Mobile ICBMs are kept at a low state of alert in peacetime with warheads separated and stored apart from missiles.

“In a crisis, the PLA would disperse these units to underground facilities hidden throughout the mountainous countryside where they could ride out an attack,” Mr. Eveleth stated. “If a launch order was given by political leadership, missile launchers would then disperse from their underground facilities to pre-surveyed launch points and retaliate.”

The DF-31 is road mobile but can only come within range of the United States from bases near the North Korean border. The DF-41 is the newest and most advanced mobile ICBM and can carry up to three warheads over 8,000 miles. The missile can reach U.S. targets on the East Coast of the United States.

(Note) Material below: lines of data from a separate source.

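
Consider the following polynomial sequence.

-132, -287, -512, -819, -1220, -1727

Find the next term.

-2352

D1: -155, -225, -307, -401, -507
D2: -70, -82, -94, -106
D3: -12, -12, -12
The third differences are constant (-12).
-106 − 12 = -118;  -507 − 118 = -625;  -1727 − 625 = -2352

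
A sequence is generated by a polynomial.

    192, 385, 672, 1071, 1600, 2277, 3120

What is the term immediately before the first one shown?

75

First differences: 193, 287, 399, 529, 677, 843
Second differences: 94, 112, 130, 148, 166
Third differences: 18, 18, 18, 18
The third differences are constant at 18.
Work back: 94 − 18 = 76;  193 − 76 = 117;  192 − 117 = 75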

The Pentagon has said the DF-41 may be deployed in the future on a rail-basing mode or in silos, in addition to the road-mobile version.

“The dramatic multiplication in missile forces, both in terms of those missiles capable of reaching the United States, and those missiles that offer China new capabilities in a regional war, have serious implications for the strategic balance in East Asia as well as the future direction of China’s nuclear posture,” Mr. Eveleth wrote.